Sheth et al. (2023) ont rapporté deux sœurs porteuses d’une mutation du gène NEUROG1. Les deux cas présentaient un syndrome de déficit congénital des nerfs crâniens ainsi qu’un TSA. Une opacité cornéenne, un ptosis, une asymétrie faciale, une hypoplasie cochléaire bilatérale et une hypoplasie du VIIIe nerf crânien ont été observés4).
Relation avec la déficience visuelle d’origine cérébrale
Chez les enfants atteints de déficience visuelle d’origine cérébrale (CVI), la comorbidité avec les troubles du développement et le TSA est connue. Les complications ophtalmiques chez les enfants atteints de CVI comprennent un strabisme (31 à 94 %), une atrophie optique (16 à 42 %) et un nystagmus (11 à 92 %). Une correction réfractive et un traitement du strabisme doivent être activement entrepris chez les enfants atteints de CVI.
L’élucidation des bases génétiques de l’ASD progresse rapidement. De nombreux gènes ont été identifiés comme gènes de susceptibilité à l’ASD, et des recherches sont en cours sur la manière dont ces mutations génétiques affectent le développement oculaire.
Zhao et al. (2025) ont rapporté pour la première fois en Chine une mutation non-sens du gène ANK2 (c.3007C>T, p.R1003*). L’analyse complète de 16 cas de mutations ANK2 a révélé 9 cas de TSA, 10 cas d’épilepsie, 5 cas de déficience intellectuelle et 11 cas de troubles de la communication langagière. Les mutations ANK2 sont considérées comme un gène causal d’un nouveau trouble neurodéveloppemental associé au TSA, à l’épilepsie et à la déficience intellectuelle5).
Ma et al. (2024) ont rapporté le cas d’un enfant de 9 ans atteint de microcéphalie primitive de type 22 due à une mutation du gène NCAPD3, compliquée de TSA. Chez cet enfant, un strabisme a été observé à partir de 10 mois, et après un traitement par stent pour une dissection vasculaire cérébrale ischémique occulte, une amélioration de multiples symptômes, incluant les interactions sociales, le langage, le strabisme et les mouvements oculaires, a été obtenue 7).

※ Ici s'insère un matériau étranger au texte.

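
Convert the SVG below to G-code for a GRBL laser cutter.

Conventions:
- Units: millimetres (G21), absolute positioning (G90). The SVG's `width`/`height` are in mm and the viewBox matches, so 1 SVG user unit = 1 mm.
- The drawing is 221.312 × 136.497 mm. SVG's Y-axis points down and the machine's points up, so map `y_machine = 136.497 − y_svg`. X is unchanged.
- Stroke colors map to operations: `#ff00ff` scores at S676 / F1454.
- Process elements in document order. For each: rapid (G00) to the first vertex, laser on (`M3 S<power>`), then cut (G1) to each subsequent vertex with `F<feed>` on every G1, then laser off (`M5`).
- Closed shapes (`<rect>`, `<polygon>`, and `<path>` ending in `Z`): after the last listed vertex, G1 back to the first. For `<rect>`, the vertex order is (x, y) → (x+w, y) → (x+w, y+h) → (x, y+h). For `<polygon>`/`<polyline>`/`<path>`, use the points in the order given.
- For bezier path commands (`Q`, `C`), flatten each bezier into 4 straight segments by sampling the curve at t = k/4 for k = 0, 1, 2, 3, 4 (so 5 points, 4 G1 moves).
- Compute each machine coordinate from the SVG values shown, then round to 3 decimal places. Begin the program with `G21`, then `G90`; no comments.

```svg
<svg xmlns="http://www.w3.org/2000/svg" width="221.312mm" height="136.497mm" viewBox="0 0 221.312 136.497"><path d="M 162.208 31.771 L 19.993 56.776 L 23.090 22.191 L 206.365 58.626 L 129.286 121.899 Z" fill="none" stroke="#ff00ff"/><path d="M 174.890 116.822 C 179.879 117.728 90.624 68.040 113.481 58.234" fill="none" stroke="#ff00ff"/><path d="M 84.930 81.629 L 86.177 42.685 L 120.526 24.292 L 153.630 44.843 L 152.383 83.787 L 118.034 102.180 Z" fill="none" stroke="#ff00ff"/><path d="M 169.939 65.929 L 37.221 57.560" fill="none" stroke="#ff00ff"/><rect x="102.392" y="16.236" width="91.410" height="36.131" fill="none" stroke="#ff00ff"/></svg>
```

viewBox `0 0 221.312 136.497` with mm width/height → 1 unit = 1 mm. Flip: y_m = 136.497 − y_svg.

**Shape 1** — `<path>` closed polygon, stroke `#ff00ff` → score (S676, F1454). Machine vertices: (162.208,104.726) → (19.993,79.721) → (23.090,114.306) → (206.365,77.871) → (129.286,14.598) → (162.208,104.726). Closed: final G1 returns to the first vertex.

**Shape 2** — `<path>` cubic bezier, stroke `#ff00ff` → score (S676, F1454). Control points (SVG): P0=(174.890,116.822), P1=(179.879,117.728), P2=(90.624,68.040), P3=(113.481,58.234); sampled at t=k/4. Machine vertices: (174.890,19.675) → (164.185,27.068) → (137.485,44.952) → (114.135,64.844) → (113.481,78.263). Open path.

**Shape 3** — `<path>` regular polygon, stroke `#ff00ff` → score (S676, F1454). Machine vertices: (84.930,54.868) → (86.177,93.812) → (120.526,112.205) → (153.630,91.654) → (152.383,52.710) → (118.034,34.317) → (84.930,54.868). Closed: final G1 returns to the first vertex.

**Shape 4** — `<path>` line segment, stroke `#ff00ff` → score (S676, F1454). Machine vertices: (169.939,70.568) → (37.221,78.937). Open path.

**Shape 5** — `<rect>` rectangle, stroke `#ff00ff` → score (S676, F1454). Machine vertices: (102.392,120.261) → (193.802,120.261) → (193.802,84.130) → (102.392,84.130) → (102.392,120.261). Closed: final G1 returns to the first vertex.

G21
G90
G00 X162.208 Y104.726
M3 S676
G1 X19.993 Y79.721 F1454
G1 X23.090 Y114.306 F1454
G1 X206.365 Y77.871 F1454
G1 X129.286 Y14.598 F1454
G1 X162.208 Y104.726 F1454
M5
G00 X174.890 Y19.675
M3 S676
G1 X164.185 Y27.068 F1454
G1 X137.485 Y44.952 F1454
G1 X114.135 Y64.844 F1454
G1 X113.481 Y78.263 F1454
M5
G00 X84.930 Y54.868
M3 S676
G1 X86.177 Y93.812 F1454
G1 X120.526 Y112.205 F1454
G1 X153.630 Y91.654 F1454
G1 X152.383 Y52.710 F1454
G1 X118.034 Y34.317 F1454
G1 X84.930 Y54.868 F1454
M5
G00 X169.939 Y70.568
M3 S676
G1 X37.221 Y78.937 F1454
M5
G00 X102.392 Y120.261
M3 S676
G1 X193.802 Y120.261 F1454
G1 X193.802 Y84.130 F1454
G1 X102.392 Y84.130 F1454
G1 X102.392 Y120.261 F1454
M5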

Optimisation des soins ophtalmologiques pour les enfants TSA
La standardisation des protocoles de soins ophtalmologiques pour les enfants TSA progresse. Des efforts sont déployés pour améliorer la précision du dépistage basé sur des appareils, systématiser les techniques comportementales, et développer des questionnaires pour les parents, afin de détecter précocement les problèmes ophtalmologiques chez les enfants TSA et de les traiter de manière appropriée.
Zhao W, Zhang Y, Lv T, He J, Zhu B. A case report of a novel HIST1H1E mutation and a review of the bibliography to evaluate the genotype-phenotype correlations. Mol Genet Genomic Med. 2023;11:e2273.
Cordova I, Blesson A, Savatt JM, et al. Expansion of the Genotypic and Phenotypic Spectrum of ASH1L-Related Syndromic Neurodevelopmental Disorder. Genes. 2024;15:423.
Bouassida M, Egloff M, Levy J, et al. 2p25.3 microduplications involving MYT1L: further phenotypic characterization through an assessment of 16 new cases and a literature review. Eur J Hum Genet. 2023;31:895-904.
Sheth F, Shah J, Patel K, et al. A novel case of two siblings harbouring homozygous variant in the NEUROG1 gene with autism as an additional phenotype: a case report. BMC Neurol. 2023;23:20.
Zhao L, Qiao ZD, Jia YX, et al. A Mutation in the ANK2 Gene Causing ASD and a Review of the Literature. Mol Genet Genomic Med. 2025;13:e70083.
Li HY, Jiang CM, Liu RY, Zou CC. Report of one case with de novo mutation in TLK2 and literature review. BMC Pediatr. 2024;24:732.
Ma J, Liu Y, Zhao K. Microcephaly type 22 and autism spectrum disorder: A case report and review of literature. Dialogues Clin Neurosci. 2024;26(1):24-27.